Le phénomène de concentration à marche forcée observé dans le secteur de la distribution des pneumatiques mène-t-il inéluctablement à une mainmise de l’ensemble de la chaîne par les manufacturiers ? Tel était le thème d’une table ronde organisée le 15 juin dernier par notre confrère Le Pneumatique et où les indépendants, malheureusement pas (assez) présents, ont des cartes à jouer...

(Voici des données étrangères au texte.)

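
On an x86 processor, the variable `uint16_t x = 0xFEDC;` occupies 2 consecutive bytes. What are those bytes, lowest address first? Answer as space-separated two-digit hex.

Split into bytes (most-significant first): FE DC.
In little-endian order the low byte comes first in memory.
So at ascending addresses the bytes are DC FE.

DC FE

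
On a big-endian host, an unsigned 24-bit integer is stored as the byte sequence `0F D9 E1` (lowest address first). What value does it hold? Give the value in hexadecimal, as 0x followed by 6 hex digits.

In big-endian order the high byte comes first in memory.
The bytes are already most-significant first: 0x0FD9E1.

0x0FD9E1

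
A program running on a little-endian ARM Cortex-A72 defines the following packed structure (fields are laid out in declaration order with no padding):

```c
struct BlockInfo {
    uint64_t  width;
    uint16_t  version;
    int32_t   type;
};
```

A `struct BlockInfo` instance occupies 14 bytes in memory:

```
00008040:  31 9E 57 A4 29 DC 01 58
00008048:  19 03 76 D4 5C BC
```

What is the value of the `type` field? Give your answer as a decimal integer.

-1134766986

`type` follows `width` (8 B), `version` (2 B), so it starts at offset 8 + 2 = 10 and occupies 4 bytes.
Bytes at offsets 10..13: 76 D4 5C BC.
Little-endian stores the least-significant byte at the lowest address.
Reassemble most-significant byte first: BC 5C D4 76 → 0xBC5CD476.
Top bit is set, so as a signed 32-bit value this is 0xBC5CD476 − 2^32 = -1134766986.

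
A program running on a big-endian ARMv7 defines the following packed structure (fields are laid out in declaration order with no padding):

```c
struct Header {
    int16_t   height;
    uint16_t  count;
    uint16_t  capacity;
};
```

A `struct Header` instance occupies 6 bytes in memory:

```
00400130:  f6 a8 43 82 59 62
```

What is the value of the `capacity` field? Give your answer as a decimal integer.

22882

`capacity` follows `height` (2 B), `count` (2 B), so it starts at offset 2 + 2 = 4 and occupies 2 bytes.
Bytes at offsets 4..5: 59 62.
Big-endian stores the most-significant byte at the lowest address.
The bytes are already most-significant first: 0x5962.
0x5962 = 22882.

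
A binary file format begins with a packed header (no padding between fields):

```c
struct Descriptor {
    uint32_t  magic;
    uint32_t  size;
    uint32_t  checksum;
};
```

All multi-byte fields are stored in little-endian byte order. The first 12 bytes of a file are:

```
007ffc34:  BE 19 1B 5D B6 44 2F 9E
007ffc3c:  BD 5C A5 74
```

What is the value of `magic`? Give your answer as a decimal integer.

`magic` is the first field, at byte offset 0, occupying 4 bytes.
Bytes at offsets 0..3: BE 19 1B 5D.
Little-endian stores the least-significant byte at the lowest address.
Reassemble most-significant byte first: 5D 1B 19 BE → 0x5D1B19BE.
0x5D1B19BE = 1562057150.

1562057150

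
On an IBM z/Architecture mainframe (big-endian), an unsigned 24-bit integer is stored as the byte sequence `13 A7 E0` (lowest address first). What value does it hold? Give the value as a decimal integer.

Big-endian: lowest address holds the most-significant byte.
The bytes are already most-significant first: 0x13A7E0.
0x13A7E0 = 1288160.

1288160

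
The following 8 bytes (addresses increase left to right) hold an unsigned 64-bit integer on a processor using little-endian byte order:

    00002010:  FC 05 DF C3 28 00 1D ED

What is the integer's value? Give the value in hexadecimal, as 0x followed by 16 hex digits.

Little-endian: lowest address holds the least-significant byte.
Reassemble most-significant byte first: ED 1D 00 28 C3 DF 05 FC → 0xED1D0028C3DF05FC.

0xED1D0028C3DF05FC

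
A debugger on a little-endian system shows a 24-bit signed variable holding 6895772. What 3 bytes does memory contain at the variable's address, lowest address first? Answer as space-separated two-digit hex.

6895772 in hexadecimal, padded to 24 bits, is 0x69389C.
Split into bytes (most-significant first): 69 38 9C.
In little-endian order the low byte comes first in memory.
So at ascending addresses the bytes are 9C 38 69.

9C 38 69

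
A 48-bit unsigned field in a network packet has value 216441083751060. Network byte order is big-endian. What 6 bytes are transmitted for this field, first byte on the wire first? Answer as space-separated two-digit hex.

C4 DA 1D E9 6A 94

216441083751060 in hexadecimal, padded to 48 bits, is 0xC4DA1DE96A94.
Split into bytes (most-significant first): C4 DA 1D E9 6A 94.
Big-endian: lowest address holds the most-significant byte.
So the memory order matches the most-significant-first order: C4 DA 1D E9 6A 94.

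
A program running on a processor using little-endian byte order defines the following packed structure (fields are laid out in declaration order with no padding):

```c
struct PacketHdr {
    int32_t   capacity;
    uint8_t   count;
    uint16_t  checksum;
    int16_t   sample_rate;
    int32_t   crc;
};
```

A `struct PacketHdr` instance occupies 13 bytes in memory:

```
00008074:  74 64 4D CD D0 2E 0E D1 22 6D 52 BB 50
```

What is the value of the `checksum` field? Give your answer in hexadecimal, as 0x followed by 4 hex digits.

0x0E2E

`checksum` follows `capacity` (4 B), `count` (1 B), so it starts at offset 4 + 1 = 5 and occupies 2 bytes.
Bytes at offsets 5..6: 2E 0E.
Little-endian: lowest address holds the least-significant byte.
Reassemble most-significant byte first: 0E 2E → 0x0E2E.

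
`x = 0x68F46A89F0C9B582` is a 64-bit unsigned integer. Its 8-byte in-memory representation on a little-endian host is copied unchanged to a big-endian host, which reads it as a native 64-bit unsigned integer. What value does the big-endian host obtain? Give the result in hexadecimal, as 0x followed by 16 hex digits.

Stored little-endian, the bytes at ascending addresses are 82 B5 C9 F0 89 6A F4 68.
Read back as big-endian, the last byte is least significant, giving 0x82B5C9F0896AF468.

0x82B5C9F0896AF468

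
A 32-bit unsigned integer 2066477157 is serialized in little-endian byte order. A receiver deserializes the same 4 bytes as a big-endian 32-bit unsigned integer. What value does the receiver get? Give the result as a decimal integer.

2066477157 in 32-bit hexadecimal is 0x7B2BF065.
Stored little-endian, the bytes at ascending addresses are 65 F0 2B 7B.
Read back as big-endian, the last byte is least significant, giving 0x65F02B7B.
0x65F02B7B = 1710238587.

1710238587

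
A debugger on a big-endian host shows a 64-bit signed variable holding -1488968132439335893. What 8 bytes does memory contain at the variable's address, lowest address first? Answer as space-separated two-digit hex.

Two's complement of -1488968132439335893 in 64 bits: 1488968132439335893 = 0x14A9E0A0A7EC63D5; invert → 0xEB561F5F58139C2A; add 1 → 0xEB561F5F58139C2B.
Split into bytes (most-significant first): EB 56 1F 5F 58 13 9C 2B.
Big-endian: lowest address holds the most-significant byte.
So the memory order matches the most-significant-first order: EB 56 1F 5F 58 13 9C 2B.

EB 56 1F 5F 58 13 9C 2B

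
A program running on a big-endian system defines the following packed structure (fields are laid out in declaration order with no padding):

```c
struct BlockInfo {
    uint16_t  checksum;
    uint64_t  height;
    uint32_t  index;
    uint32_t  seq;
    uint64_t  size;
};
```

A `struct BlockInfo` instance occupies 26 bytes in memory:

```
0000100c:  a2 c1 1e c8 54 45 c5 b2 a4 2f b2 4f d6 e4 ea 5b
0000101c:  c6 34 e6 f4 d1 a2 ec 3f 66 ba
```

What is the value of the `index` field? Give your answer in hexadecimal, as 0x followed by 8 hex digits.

0xB24FD6E4

`index` follows `checksum` (2 B), `height` (8 B), so it starts at offset 2 + 8 = 10 and occupies 4 bytes.
Bytes at offsets 10..13: B2 4F D6 E4.
In big-endian order the high byte comes first in memory.
The bytes are already most-significant first: 0xB24FD6E4.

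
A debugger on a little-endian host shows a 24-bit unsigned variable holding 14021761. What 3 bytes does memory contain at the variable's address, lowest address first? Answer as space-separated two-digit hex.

81 F4 D5

14021761 in hexadecimal, padded to 24 bits, is 0xD5F481.
Split into bytes (most-significant first): D5 F4 81.
Little-endian: lowest address holds the least-significant byte.
So at ascending addresses the bytes are 81 F4 D5.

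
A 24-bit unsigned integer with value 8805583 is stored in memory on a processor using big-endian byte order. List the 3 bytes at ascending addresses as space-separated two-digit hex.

8805583 in hexadecimal, padded to 24 bits, is 0x865CCF.
Split into bytes (most-significant first): 86 5C CF.
In big-endian order the high byte comes first in memory.
So the memory order matches the most-significant-first order: 86 5C CF.

86 5C CF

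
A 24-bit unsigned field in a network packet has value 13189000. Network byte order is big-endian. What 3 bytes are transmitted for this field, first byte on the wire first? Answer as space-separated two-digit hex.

C9 3F 88

13189000 in hexadecimal, padded to 24 bits, is 0xC93F88.
Split into bytes (most-significant first): C9 3F 88.
Big-endian: lowest address holds the most-significant byte.
So the memory order matches the most-significant-first order: C9 3F 88.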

Voilà qui doit rendre jaloux les équipementiers de la pièce confrontés au pouvoir grandissant de la distribution : une table ronde organisée le 15 juin dernier par notre confrère Le Pneumatique et ayant pour thème «Le poids des manufacturiers dans la distribution des pneumatiques» a mis en lumière l’importance grandissante des manufacturiers du pneu dans l’aval de la chaîne de distribution. Réunissant les directeurs généraux des grands manufacturiers Michelin, Continental, Goodyear Dunlop, un acteur du web -Allopneus- en la personne de Dominique Stempfel, Régis Audugé directeur général du Syndicat des Professionnels du Pneu et la directrice France de Gipa Odette Dantas, cette table ronde est revenue sur ce poids devenu dominant face aux historiques acteurs indépendants du secteur. Ne serait-ce que sur un simple plan comptable, au regard du nombre de points de vente qu’ils agrègent chez les négociants de pneumatiques. Un poids qui est allé grandissant ces derniers mois, les fabricants de "boudins" faisant preuve d’une véritable boulimie de rachats de points de vente. Et un poids qui pourrait encore s’alourdir alors que la profession doit faire face à des modifications profondes du marché.Pour ne pas dire des ruptures, qui risquent d’imposer de lourds investissements : entre l’évolution galopante des technologies des pneus, un nombre de références en pleine explosion et, en aval, une logistique qui s’apparente à un véritable casse-tête, une concurrence exacerbée entre acteurs sur un marché mature, la digitalisation et (bientôt ?) l’arrivée des véhicules connectés... les manufacturiers semblent a priori les mieux chaussés pour négocier au mieux ces dangereux virages sans sortir de la route.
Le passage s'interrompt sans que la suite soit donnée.